La conception de l’abat-jour coloré a été confiée au fil du temps par Clara Driscoll, qui a créé quelques-unes des plus belles pièces, la première datant de 1905.
Ces morceaux de verre assemblés par des soudures au plomb rappelaient les plumes irisées du paon, et l’oeil qui les termine, étaient des bijoux de couleur et de  lumière.

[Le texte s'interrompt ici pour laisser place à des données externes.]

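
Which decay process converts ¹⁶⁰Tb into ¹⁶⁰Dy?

ΔA = 160 − 160 = 0; ΔZ = 66 − 65 = +1.
A is unchanged and Z rises by 1 — a neutron has become a proton (β⁻ decay).

beta-minus decay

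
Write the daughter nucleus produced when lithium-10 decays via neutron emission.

Neutron emission: mass number changes by -1, atomic number by +0.
A: 10 − 1 = 9; Z: 3 = 3.
Z = 3 is lithium, so the daughter is lithium-9.

Li-9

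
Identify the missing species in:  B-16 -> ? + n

Conserve mass number: 16 = A + 1, so A = 15.
Conserve atomic number: 5 = Z + 0, so Z = 5.
Z = 5 is boron, so the species is B-15.

B-15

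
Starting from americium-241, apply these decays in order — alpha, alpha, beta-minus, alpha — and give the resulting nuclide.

Start: (A, Z) = (241, 95).
After α: (237, 93).
After α: (233, 91).
After β⁻: (233, 92).
After α: (229, 90).
Z = 90 is thorium.

Th-229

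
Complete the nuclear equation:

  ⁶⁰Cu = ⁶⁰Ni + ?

positron

Conserve mass number: 60 = 60 + A, so A = 0.
Conserve atomic number: 29 = 28 + Z, so Z = 1.
A = 0 and Z = 1 is e⁺ — a positron.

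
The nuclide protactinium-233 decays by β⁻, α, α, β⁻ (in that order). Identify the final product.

Start: (A, Z) = (233, 91).
After β⁻: (233, 92).
After α: (229, 90).
After α: (225, 88).
After β⁻: (225, 89).
Z = 89 is actinium.

Ac-225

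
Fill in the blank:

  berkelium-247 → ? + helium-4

Am-243

Conserve mass number: 247 = A + 4, so A = 243.
Conserve atomic number: 97 = Z + 2, so Z = 95.
Z = 95 is americium, so the species is americium-243.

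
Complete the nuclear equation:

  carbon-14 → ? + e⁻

N-14

Conserve mass number: 14 = A + 0, so A = 14.
Conserve atomic number: 6 = Z − 1, so Z = 7.
Z = 7 is nitrogen, so the species is nitrogen-14.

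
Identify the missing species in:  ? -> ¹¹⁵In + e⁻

Cd-115

Conserve mass number: A = 115 + 0, so A = 115.
Conserve atomic number: Z = 49 − 1, so Z = 48.
Z = 48 is cadmium, so the species is ¹¹⁵Cd.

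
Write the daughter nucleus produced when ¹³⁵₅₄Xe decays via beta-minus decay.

Cs-135

Beta-minus decay: mass number changes by +0, atomic number by +1.
A: 135 = 135; Z: 54 + 1 = 55.
Z = 55 is caesium, so the daughter is ¹³⁵₅₅Cs.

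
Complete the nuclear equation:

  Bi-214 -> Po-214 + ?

Conserve mass number: 214 = 214 + A, so A = 0.
Conserve atomic number: 83 = 84 + Z, so Z = -1.
A = 0 and Z = -1 is e⁻ — a beta-minus particle.

beta-minus particle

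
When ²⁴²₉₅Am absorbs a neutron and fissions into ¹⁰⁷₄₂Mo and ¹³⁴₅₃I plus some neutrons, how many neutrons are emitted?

Conserve mass number: 243 = 107 + 134 + k, so k = 243 − 241 = 2.
Check atomic number: 95 = 42 + 53 + 0 = 95. ✓

2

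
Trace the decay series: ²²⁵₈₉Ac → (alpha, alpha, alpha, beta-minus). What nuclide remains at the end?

Po-213

Start: (A, Z) = (225, 89).
After α: (221, 87).
After α: (217, 85).
After α: (213, 83).
After β⁻: (213, 84).
Z = 84 is polonium.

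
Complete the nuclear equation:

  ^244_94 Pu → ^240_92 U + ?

Conserve mass number: 244 = 240 + A, so A = 4.
Conserve atomic number: 94 = 92 + Z, so Z = 2.
A = 4 and Z = 2 is ^4_2 He — an alpha particle.

alpha particle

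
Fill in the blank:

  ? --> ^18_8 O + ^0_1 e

Conserve mass number: A = 18 + 0, so A = 18.
Conserve atomic number: Z = 8 + 1, so Z = 9.
Z = 9 is fluorine, so the species is ^18_9 F.

F-18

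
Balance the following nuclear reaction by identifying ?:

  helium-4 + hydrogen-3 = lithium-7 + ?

gamma ray

Conserve mass number: 4 + 3 = 7 + A, so A = 0.
Conserve atomic number: 2 + 1 = 3 + Z, so Z = 0.
A = 0 and Z = 0 is γ — a gamma ray.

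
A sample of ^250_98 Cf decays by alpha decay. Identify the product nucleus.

Cm-246

Alpha decay: mass number changes by -4, atomic number by -2.
A: 250 − 4 = 246; Z: 98 − 2 = 96.
Z = 96 is curium, so the daughter is ^246_96 Cm.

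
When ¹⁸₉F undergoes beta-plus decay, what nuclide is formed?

Beta-plus decay: mass number changes by +0, atomic number by -1.
A: 18 = 18; Z: 9 − 1 = 8.
Z = 8 is oxygen, so the daughter is ¹⁸₈O.

O-18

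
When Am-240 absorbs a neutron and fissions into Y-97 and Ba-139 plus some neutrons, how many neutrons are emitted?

5

Conserve mass number: 241 = 97 + 139 + k, so k = 241 − 236 = 5.
Check atomic number: 95 = 39 + 56 + 0 = 95. ✓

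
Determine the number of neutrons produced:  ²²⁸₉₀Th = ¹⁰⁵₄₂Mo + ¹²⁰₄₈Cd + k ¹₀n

Conserve mass number: 228 = 105 + 120 + k, so k = 228 − 225 = 3.
Check atomic number: 90 = 42 + 48 + 0 = 90. ✓

3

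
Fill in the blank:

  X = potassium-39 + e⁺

Ca-39

Conserve mass number: A = 39 + 0, so A = 39.
Conserve atomic number: Z = 19 + 1, so Z = 20.
Z = 20 is calcium, so the species is calcium-39.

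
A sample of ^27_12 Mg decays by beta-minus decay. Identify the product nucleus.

Al-27

Beta-minus decay: mass number changes by +0, atomic number by +1.
A: 27 = 27; Z: 12 + 1 = 13.
Z = 13 is aluminium, so the daughter is ^27_13 Al.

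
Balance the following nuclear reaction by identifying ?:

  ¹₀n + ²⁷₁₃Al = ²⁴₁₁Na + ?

alpha particle

Conserve mass number: 1 + 27 = 24 + A, so A = 4.
Conserve atomic number: 0 + 13 = 11 + Z, so Z = 2.
A = 4 and Z = 2 is ⁴₂He — an alpha particle.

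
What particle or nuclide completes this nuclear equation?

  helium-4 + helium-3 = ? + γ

Be-7

Conserve mass number: 4 + 3 = A + 0, so A = 7.
Conserve atomic number: 2 + 2 = Z + 0, so Z = 4.
Z = 4 is beryllium, so the species is beryllium-7.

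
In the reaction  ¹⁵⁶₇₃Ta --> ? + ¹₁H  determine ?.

Conserve mass number: 156 = A + 1, so A = 155.
Conserve atomic number: 73 = Z + 1, so Z = 72.
Z = 72 is hafnium, so the species is ¹⁵⁵₇₂Hf.

Hf-155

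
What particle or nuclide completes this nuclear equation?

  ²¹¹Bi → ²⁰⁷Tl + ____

alpha particle

Conserve mass number: 211 = 207 + A, so A = 4.
Conserve atomic number: 83 = 81 + Z, so Z = 2.
A = 4 and Z = 2 is ⁴He — an alpha particle.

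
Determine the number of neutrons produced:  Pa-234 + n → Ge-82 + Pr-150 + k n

Conserve mass number: 235 = 82 + 150 + k, so k = 235 − 232 = 3.
Check atomic number: 91 = 32 + 59 + 0 = 91. ✓

3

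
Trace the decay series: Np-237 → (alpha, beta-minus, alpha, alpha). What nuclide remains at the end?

Ra-225

Start: (A, Z) = (237, 93).
After α: (233, 91).
After β⁻: (233, 92).
After α: (229, 90).
After α: (225, 88).
Z = 88 is radium.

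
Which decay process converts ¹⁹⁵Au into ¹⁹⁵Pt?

ΔA = 195 − 195 = 0; ΔZ = 78 − 79 = -1.
A is unchanged and Z drops by 1 — a proton has become a neutron (β⁺ emission or electron capture).

beta-plus decay or electron capture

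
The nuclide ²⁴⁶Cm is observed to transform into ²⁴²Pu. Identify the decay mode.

alpha decay

ΔA = 242 − 246 = -4; ΔZ = 94 − 96 = -2.
A drops by 4 and Z drops by 2 — the signature of alpha emission.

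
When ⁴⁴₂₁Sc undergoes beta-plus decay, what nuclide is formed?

Ca-44

Beta-plus decay: mass number changes by +0, atomic number by -1.
A: 44 = 44; Z: 21 − 1 = 20.
Z = 20 is calcium, so the daughter is ⁴⁴₂₀Ca.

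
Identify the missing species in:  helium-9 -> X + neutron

Conserve mass number: 9 = A + 1, so A = 8.
Conserve atomic number: 2 = Z + 0, so Z = 2.
Z = 2 is helium, so the species is helium-8.

He-8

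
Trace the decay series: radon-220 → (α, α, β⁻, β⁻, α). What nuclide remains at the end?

Start: (A, Z) = (220, 86).
After α: (216, 84).
After α: (212, 82).
After β⁻: (212, 83).
After β⁻: (212, 84).
After α: (208, 82).
Z = 82 is lead.

Pb-208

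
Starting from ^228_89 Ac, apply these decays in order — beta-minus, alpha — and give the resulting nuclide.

Start: (A, Z) = (228, 89).
After β⁻: (228, 90).
After α: (224, 88).
Z = 88 is radium.

Ra-224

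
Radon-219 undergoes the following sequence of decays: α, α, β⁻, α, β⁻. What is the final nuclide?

Pb-207

Start: (A, Z) = (219, 86).
After α: (215, 84).
After α: (211, 82).
After β⁻: (211, 83).
After α: (207, 81).
After β⁻: (207, 82).
Z = 82 is lead.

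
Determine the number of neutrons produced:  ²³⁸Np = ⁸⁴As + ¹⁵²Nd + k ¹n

2

Conserve mass number: 238 = 84 + 152 + k, so k = 238 − 236 = 2.
Check atomic number: 93 = 33 + 60 + 0 = 93. ✓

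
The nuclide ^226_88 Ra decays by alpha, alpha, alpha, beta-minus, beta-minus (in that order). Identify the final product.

Start: (A, Z) = (226, 88).
After α: (222, 86).
After α: (218, 84).
After α: (214, 82).
After β⁻: (214, 83).
After β⁻: (214, 84).
Z = 84 is polonium.

Po-214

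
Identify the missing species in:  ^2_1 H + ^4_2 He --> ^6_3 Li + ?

Conserve mass number: 2 + 4 = 6 + A, so A = 0.
Conserve atomic number: 1 + 2 = 3 + Z, so Z = 0.
A = 0 and Z = 0 is ^0_0 γ — a gamma ray.

gamma ray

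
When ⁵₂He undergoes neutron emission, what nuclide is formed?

He-4

Neutron emission: mass number changes by -1, atomic number by +0.
A: 5 − 1 = 4; Z: 2 = 2.
Z = 2 is helium, so the daughter is ⁴₂He.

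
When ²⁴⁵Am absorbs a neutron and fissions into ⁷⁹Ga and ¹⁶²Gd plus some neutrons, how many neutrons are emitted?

Conserve mass number: 246 = 79 + 162 + k, so k = 246 − 241 = 5.
Check atomic number: 95 = 31 + 64 + 0 = 95. ✓

5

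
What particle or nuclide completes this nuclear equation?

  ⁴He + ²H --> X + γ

Li-6

Conserve mass number: 4 + 2 = A + 0, so A = 6.
Conserve atomic number: 2 + 1 = Z + 0, so Z = 3.
Z = 3 is lithium, so the species is ⁶Li.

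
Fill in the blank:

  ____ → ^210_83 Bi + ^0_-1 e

Conserve mass number: A = 210 + 0, so A = 210.
Conserve atomic number: Z = 83 − 1, so Z = 82.
Z = 82 is lead, so the species is ^210_82 Pb.

Pb-210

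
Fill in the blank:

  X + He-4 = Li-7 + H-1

Conserve mass number: A + 4 = 7 + 1, so A = 4.
Conserve atomic number: Z + 2 = 3 + 1, so Z = 2.
A = 4 and Z = 2 is He-4 — an alpha particle.

alpha particle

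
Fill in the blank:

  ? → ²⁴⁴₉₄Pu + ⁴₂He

Conserve mass number: A = 244 + 4, so A = 248.
Conserve atomic number: Z = 94 + 2, so Z = 96.
Z = 96 is curium, so the species is ²⁴⁸₉₆Cm.

Cm-248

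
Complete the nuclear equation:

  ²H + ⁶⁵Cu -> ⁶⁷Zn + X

gamma ray

Conserve mass number: 2 + 65 = 67 + A, so A = 0.
Conserve atomic number: 1 + 29 = 30 + Z, so Z = 0.
A = 0 and Z = 0 is γ — a gamma ray.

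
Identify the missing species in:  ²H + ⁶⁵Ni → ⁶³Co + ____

alpha particle

Conserve mass number: 2 + 65 = 63 + A, so A = 4.
Conserve atomic number: 1 + 28 = 27 + Z, so Z = 2.
A = 4 and Z = 2 is ⁴He — an alpha particle.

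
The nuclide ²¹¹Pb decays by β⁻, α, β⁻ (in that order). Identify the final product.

Pb-207

Start: (A, Z) = (211, 82).
After β⁻: (211, 83).
After α: (207, 81).
After β⁻: (207, 82).
Z = 82 is lead.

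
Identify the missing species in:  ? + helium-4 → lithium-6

deuteron

Conserve mass number: A + 4 = 6, so A = 2.
Conserve atomic number: Z + 2 = 3, so Z = 1.
A = 2 and Z = 1 is hydrogen-2 — a deuteron.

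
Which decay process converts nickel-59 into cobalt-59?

beta-plus decay or electron capture

ΔA = 59 − 59 = 0; ΔZ = 27 − 28 = -1.
A is unchanged and Z drops by 1 — a proton has become a neutron (β⁺ emission or electron capture).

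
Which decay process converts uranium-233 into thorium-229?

ΔA = 229 − 233 = -4; ΔZ = 90 − 92 = -2.
A drops by 4 and Z drops by 2 — the signature of alpha emission.

alpha decay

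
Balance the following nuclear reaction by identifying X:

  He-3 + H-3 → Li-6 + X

Conserve mass number: 3 + 3 = 6 + A, so A = 0.
Conserve atomic number: 2 + 1 = 3 + Z, so Z = 0.
A = 0 and Z = 0 is γ — a gamma ray.

gamma ray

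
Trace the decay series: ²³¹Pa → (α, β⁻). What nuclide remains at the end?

Th-227

Start: (A, Z) = (231, 91).
After α: (227, 89).
After β⁻: (227, 90).
Z = 90 is thorium.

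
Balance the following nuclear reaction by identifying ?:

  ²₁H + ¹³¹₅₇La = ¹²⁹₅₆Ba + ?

alpha particle

Conserve mass number: 2 + 131 = 129 + A, so A = 4.
Conserve atomic number: 1 + 57 = 56 + Z, so Z = 2.
A = 4 and Z = 2 is ⁴₂He — an alpha particle.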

L’entreprise Tiffany & Co, fondée par le père de Louis, existe toujours.
Elle continue à proposer des articles de joaillerie  et d’art de la table à travers le monde.
Leurs bijoux sont magnifiques, réputés.
Le magasin de New York est devenu très touristique, classé monument historique.
Et le monde entier connait ou est censé connaître le fameux bleu Tiffany, cette couleur turquoise déposée et brevetée par l’entreprise.

Oui, je sais, c’est « passé de mode ».
Mais ces lampes se font toujours.
Et de toute façon, comme je n’ai jamais été « branchée » et que, je suis ravie d’affirmer que je ne le serai jamais, je garde une tendresse particulière pour certains objets ayant marqué leur époque.